“This has been such a tragedy; I don’t even know where to begin to help this survivor!”
As a helping professional, you may have thoughts similar to these as you begin to work with survivors of critical incidents. How do you determine what to do? What informs your choices? Theories and response models are a place to begin. Thus, the focus of this week is to analyze response models and apply theories of cognitive, social, and emotional responses to critical incidents so that you have a theoretical and practical starting point from which to help survivors.
James, R. K., & Gilliland, B. E. (2017). Crisis intervention strategies (8th ed.). Boston, MA: Cengage Learning.
Chapter 1, “Approaching Crisis Intervention”“Theories of Crisis and Crisis Intervention” (pp. 14-19)
“Crisis Intervention Models” (pp. 19-23)
“Eclectic Crisis Intervention Theory” (pp. 22-23)
Jirek, S. L. (2017). Narrative reconstruction and post-traumatic growth among trauma survivors: The importance of narrative in social work research and practice. Qualitative Social Work, 16(2), 166-188.

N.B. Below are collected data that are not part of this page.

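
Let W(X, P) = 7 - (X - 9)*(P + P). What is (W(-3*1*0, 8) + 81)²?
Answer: 53824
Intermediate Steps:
W(X, P) = 7 - 2*P*(-9 + X) (W(X, P) = 7 - (-9 + X)*2*P = 7 - 2*P*(-9 + X))
(W(-3*1*0, 8) + 81)² = ((7 + 18*8 - 2*8*-3*1*0) + 81)² = ((7 + 144 - 2*8*(-3*0)) + 81)² = ((7 + 144 - 2*8*0) + 81)² = ((7 + 144 + 0) + 81)² = (151 + 81)² = 232² = 53824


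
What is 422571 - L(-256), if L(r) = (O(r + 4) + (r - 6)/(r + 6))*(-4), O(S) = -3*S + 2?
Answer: 53200899/125 ≈ 4.2561e+5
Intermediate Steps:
O(S) = 2 - 3*S
L(r) = 40 + 12*r - 4*(-6 + r)/(6 + r) (L(r) = ((2 - 3*(r + 4)) + (r - 6)/(r + 6))*(-4) = ((2 - 3*(4 + r)) + (-6 + r)/(6 + r))*(-4) = ((2 + (-12 - 3*r)) + (-6 + r)/(6 + r))*(-4) = ((-10 - 3*r) + (-6 + r)/(6 + r))*(-4) = (-10 - 3*r + (-6 + r)/(6 + r))*(-4) = 40 + 12*r - 4*(-6 + r)/(6 + r))
422571 - L(-256) = 422571 - 12*(22 + (-256)**2 + 9*(-256))/(6 - 256) = 422571 - 12*(22 + 65536 - 2304)/(-250) = 422571 - 12*(-1)*63254/250 = 422571 - 1*(-379524/125) = 422571 + 379524/125 = 53200899/125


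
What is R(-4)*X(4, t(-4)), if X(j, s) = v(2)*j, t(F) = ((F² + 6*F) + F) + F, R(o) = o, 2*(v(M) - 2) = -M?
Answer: -16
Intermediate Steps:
v(M) = 2 - M/2 (v(M) = 2 + (-M)/2 = 2 - M/2)
t(F) = F² + 8*F (t(F) = (F² + 7*F) + F = F² + 8*F)
X(j, s) = j (X(j, s) = (2 - ½*2)*j = (2 - 1)*j = 1*j = j)
R(-4)*X(4, t(-4)) = -4*4 = -16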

Roberts, A. R., & Ottens, A. J. (2005). The seven-stage crisis intervention model: A road map to goal attainment, problem solving, and crisis resolution. Brief Treatment and Crisis Intervention, 5(4), 329–339. Retrieved from http://triggered.edina.clockss.org/ServeContent?url=http%3A%2F%2Fbtci.stanford.clockss.org%2Fcgi%2Freprint%2F5%2F4%2F329
Kanel, K. (2015). The ABC model of crisis counseling: Working with loss and grief [Video File]. Microtraining Associates. Alexandria, VA. Retrieved from https://search-alexanderstreet-com.ezp.waldenulibrary.org/view/work/bibliographic_entity%7Cvideo_work%7C3259143
Watch “Moving into Treatment” segment by clicking the applicable link under the chapters tab.

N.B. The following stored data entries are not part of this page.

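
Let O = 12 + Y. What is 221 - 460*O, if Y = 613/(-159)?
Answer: -560561/159 ≈ -3525.5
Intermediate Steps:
Y = -613/159 (Y = 613*(-1/159) = -613/159 ≈ -3.8553)
O = 1295/159 (O = 12 - 613/159 = 1295/159 ≈ 8.1447)
221 - 460*O = 221 - 460*1295/159 = 221 - 595700/159 = -560561/159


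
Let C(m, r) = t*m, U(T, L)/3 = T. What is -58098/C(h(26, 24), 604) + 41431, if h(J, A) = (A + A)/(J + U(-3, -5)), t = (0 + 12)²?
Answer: 47563901/1152 ≈ 41288.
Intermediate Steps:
U(T, L) = 3*T
t = 144 (t = 12² = 144)
h(J, A) = 2*A/(-9 + J) (h(J, A) = (A + A)/(J + 3*(-3)) = (2*A)/(J - 9) = (2*A)/(-9 + J) = 2*A/(-9 + J))
C(m, r) = 144*m
-58098/C(h(26, 24), 604) + 41431 = -58098/(144*(2*24/(-9 + 26))) + 41431 = -58098/(144*(2*24/17)) + 41431 = -58098/(144*(2*24*(1/17))) + 41431 = -58098/(144*(48/17)) + 41431 = -58098/6912/17 + 41431 = -58098*17/6912 + 41431 = -164611/1152 + 41431 = 47563901/1152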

Understanding crisis and crisis intervention theory is vital to skill acquisition for responders and increases their ability to provide effective responses to survivors. There are three levels of crisis intervention theories. The first and most basic level focuses on correcting temporary affective, behavioral, and cognitive distortions caused by critical incidents. The second, or expanded level, addresses the same components as basic crisis theory and also includes the social, environmental, and situational factors that foster a critical incident. The third, or applied, level encompasses four domains: developmental, situational, existential, and ecosystemic (James & Gilliland, 2013). An understanding of these theories allows you as a practitioner to apply the most appropriate theory when working with a survivor of a critical incident. When choosing a theory, it is important to understand that you do not have to be a purist (i.e., adopt only one theory). In fact, many professionals believe it is important to have a working knowledge of many theories so as to adapt to the needs of the client by pulling from several theories when appropriate.

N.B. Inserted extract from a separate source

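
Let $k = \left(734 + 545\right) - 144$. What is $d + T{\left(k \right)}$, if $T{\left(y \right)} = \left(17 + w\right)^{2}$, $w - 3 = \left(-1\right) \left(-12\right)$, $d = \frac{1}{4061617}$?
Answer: $\frac{4159095809}{4061617} \approx 1024.0$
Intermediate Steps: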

For this Discussion, select one critical incident from the news that is of interest to you (this critical incident may be from the past or present). Select one theory to apply to this critical incident.
Post a brief description of the critical incident and the theory you selected. Then, explain how you might apply the theory to the individual(s) affected by the critical incident.
Be sure to support your postings and responses with specific references to the resources.